The USC Libraries have named five students as their summer 2024 sustainability fellows.
Established in 2023, the Summer Primary Source Research Fellowships on Sustainability encourage student engagement with library collections by supporting public-facing research at the intersection of history, gender studies, and sustainability studies. They are made possible by generous funding from leaders and units across the university, including USC president Carol Folt, USC Libraries dean Melissa Just, USC Dornsife divisional dean for social sciences William Deverell, the USC Dornsife Van Hunnick History Department, and the USC Dornsife Wrigley Institute for Environment and Sustainability.
The five fellows are:
- David de Rozas.
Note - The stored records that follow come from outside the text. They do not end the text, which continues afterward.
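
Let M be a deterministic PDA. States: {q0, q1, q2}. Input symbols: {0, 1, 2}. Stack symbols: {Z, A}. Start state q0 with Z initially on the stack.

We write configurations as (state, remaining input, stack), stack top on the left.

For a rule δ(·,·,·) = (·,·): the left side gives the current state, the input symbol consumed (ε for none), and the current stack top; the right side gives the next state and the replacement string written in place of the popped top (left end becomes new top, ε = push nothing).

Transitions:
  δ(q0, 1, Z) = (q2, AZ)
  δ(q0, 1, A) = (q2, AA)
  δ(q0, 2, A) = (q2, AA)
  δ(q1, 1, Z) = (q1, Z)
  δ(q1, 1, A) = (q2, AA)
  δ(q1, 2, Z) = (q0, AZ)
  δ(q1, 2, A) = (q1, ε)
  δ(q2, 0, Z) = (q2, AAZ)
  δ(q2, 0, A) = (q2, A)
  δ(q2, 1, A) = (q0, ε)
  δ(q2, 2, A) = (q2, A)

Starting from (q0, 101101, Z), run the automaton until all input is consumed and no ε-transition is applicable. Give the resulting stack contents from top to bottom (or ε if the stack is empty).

Z

(q0, 101101, Z)
  read 1, top Z: go to q2, push AZ → (q2, 01101, AZ)
  read 0, top A: go to q2, push A → (q2, 1101, AZ)
  read 1, top A: go to q0, push ε → (q0, 101, Z)
  read 1, top Z: go to q2, push AZ → (q2, 01, AZ)
  read 0, top A: go to q2, push A → (q2, 1, AZ)
  read 1, top A: go to q0, push ε → (q0, ε, Z)
All input consumed in state q0 with stack Z.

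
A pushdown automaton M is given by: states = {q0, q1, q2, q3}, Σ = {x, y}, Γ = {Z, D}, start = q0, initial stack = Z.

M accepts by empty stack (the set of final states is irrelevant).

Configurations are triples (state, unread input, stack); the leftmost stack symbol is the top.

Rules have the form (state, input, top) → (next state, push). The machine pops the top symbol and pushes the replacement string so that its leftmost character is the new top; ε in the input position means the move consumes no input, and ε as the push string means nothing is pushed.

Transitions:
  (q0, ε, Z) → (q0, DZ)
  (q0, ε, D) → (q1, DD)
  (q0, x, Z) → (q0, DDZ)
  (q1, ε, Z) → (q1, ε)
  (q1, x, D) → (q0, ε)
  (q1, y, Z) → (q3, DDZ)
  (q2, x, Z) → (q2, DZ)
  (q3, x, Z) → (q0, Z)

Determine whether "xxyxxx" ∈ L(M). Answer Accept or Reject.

No computation consumes all input and empties the stack.

Reject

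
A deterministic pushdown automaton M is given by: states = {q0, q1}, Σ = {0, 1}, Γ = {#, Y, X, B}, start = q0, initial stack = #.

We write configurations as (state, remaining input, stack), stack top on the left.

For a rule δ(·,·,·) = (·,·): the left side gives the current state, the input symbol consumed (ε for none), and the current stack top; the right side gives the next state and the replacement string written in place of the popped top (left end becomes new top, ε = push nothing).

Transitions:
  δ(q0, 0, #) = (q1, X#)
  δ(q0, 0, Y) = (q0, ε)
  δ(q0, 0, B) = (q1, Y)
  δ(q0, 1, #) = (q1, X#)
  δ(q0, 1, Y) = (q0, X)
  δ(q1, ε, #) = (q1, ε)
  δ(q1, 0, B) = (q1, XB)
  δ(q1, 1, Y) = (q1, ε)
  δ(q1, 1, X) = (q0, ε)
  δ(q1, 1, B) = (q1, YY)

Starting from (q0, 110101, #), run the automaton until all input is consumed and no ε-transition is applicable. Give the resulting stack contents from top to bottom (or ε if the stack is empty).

#

(q0, 110101, #)
  read 1, top #: go to q1, push X# → (q1, 10101, X#)
  read 1, top X: go to q0, push ε → (q0, 0101, #)
  read 0, top #: go to q1, push X# → (q1, 101, X#)
  read 1, top X: go to q0, push ε → (q0, 01, #)
  read 0, top #: go to q1, push X# → (q1, 1, X#)
  read 1, top X: go to q0, push ε → (q0, ε, #)
All input consumed in state q0 with stack #.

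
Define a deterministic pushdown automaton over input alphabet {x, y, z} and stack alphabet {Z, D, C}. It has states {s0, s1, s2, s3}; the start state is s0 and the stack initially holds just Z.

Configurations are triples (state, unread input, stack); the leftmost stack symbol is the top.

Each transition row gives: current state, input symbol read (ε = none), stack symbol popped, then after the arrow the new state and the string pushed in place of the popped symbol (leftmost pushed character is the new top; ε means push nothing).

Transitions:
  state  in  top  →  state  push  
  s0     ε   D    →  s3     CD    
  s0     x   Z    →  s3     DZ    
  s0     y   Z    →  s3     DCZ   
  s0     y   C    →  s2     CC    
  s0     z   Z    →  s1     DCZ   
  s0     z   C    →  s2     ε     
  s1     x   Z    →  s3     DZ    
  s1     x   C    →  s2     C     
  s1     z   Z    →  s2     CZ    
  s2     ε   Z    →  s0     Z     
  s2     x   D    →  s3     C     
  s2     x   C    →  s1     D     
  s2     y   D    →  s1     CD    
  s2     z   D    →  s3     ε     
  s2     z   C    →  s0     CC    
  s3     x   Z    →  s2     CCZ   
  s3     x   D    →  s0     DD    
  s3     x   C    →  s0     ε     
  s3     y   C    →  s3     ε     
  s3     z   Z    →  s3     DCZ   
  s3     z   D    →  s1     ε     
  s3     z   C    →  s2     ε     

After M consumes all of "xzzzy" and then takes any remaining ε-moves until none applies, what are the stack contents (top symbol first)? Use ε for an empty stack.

(s0, xzzzy, Z) ⊢ (s3, zzzy, DZ) ⊢ (s1, zzy, Z) ⊢ (s2, zy, CZ) ⊢ (s0, y, CCZ) ⊢ (s2, ε, CCCZ)
All input consumed in state s2 with stack CCCZ.

CCCZ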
A PhD student in the Media Arts + Practice program at the USC School of Cinematic Arts, de Rozas is researching the history of urban transformation in downtown Los Angeles in support of a broader investigation into the social and environmental impacts of the Downtown Los Angeles 2040 redevelopment plan.
- Sharon Salgado Martinez. A PhD student in history at USC Dornsife, Salgado Martinez is researching the injustices surrounding the dispossession of Indigenous territories and the subsequent degradation of those lands.
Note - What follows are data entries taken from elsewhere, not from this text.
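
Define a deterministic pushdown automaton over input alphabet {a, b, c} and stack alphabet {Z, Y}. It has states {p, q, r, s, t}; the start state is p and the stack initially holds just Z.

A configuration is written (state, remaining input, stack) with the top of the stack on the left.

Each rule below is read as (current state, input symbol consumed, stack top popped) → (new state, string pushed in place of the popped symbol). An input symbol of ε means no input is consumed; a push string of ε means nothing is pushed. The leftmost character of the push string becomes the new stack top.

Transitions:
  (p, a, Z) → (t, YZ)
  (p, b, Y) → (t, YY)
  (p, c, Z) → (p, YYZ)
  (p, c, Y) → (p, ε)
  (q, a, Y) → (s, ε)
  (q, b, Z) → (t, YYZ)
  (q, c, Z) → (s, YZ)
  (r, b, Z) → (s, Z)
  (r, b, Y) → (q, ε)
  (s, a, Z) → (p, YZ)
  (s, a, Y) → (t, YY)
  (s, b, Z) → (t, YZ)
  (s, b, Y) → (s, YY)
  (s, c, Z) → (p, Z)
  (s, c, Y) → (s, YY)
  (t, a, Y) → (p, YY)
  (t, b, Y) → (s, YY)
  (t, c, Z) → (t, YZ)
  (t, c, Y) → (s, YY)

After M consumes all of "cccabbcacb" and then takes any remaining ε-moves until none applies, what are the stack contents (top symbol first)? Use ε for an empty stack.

YYYYYYYZ

(p, cccabbcacb, Z)
  read c, top Z: go to p, push YYZ → (p, ccabbcacb, YYZ)
  read c, top Y: go to p, push ε → (p, cabbcacb, YZ)
  read c, top Y: go to p, push ε → (p, abbcacb, Z)
  read a, top Z: go to t, push YZ → (t, bbcacb, YZ)
  read b, top Y: go to s, push YY → (s, bcacb, YYZ)
  read b, top Y: go to s, push YY → (s, cacb, YYYZ)
  read c, top Y: go to s, push YY → (s, acb, YYYYZ)
  read a, top Y: go to t, push YY → (t, cb, YYYYYZ)
  read c, top Y: go to s, push YY → (s, b, YYYYYYZ)
  read b, top Y: go to s, push YY → (s, ε, YYYYYYYZ)
All input consumed in state s with stack YYYYYYYZ.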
- Halo Starling. A PhD student in the Media Arts + Practice at the USC School of Cinematic Arts, Starling is consulting the ONE Archives’ Harry Hay papers to investigate how Hay’s communist principles informed his role in establishing the Radical Faeries movement.
- Michelle Salinas Wamungu. A PhD student in the Media Arts + Practice program at the USC School of Cinematic Arts, Wamungu is researching artistic responses to environmental racism and climate change.
- Celia Wood. An undergraduate majoring in animation and biological sciences, Wood is mining primary source collections for insights into how to promote the public understanding of scientific knowledge through the art of animation.
From June 4 to August 12, the fellows are working in close consultation with relevant library faculty and staff and under the direction of Rebecca Corbett, director of special projects within the USC Libraries' Specialized Collections group.
“I am incredibly excited to be working with the talented students who were selected as fellows this year, they all bring tremendous creativity and passion to their research,” said Corbett. “Watching students create public-facing projects based on original research with the libraries’ archival collections is truly a joy.”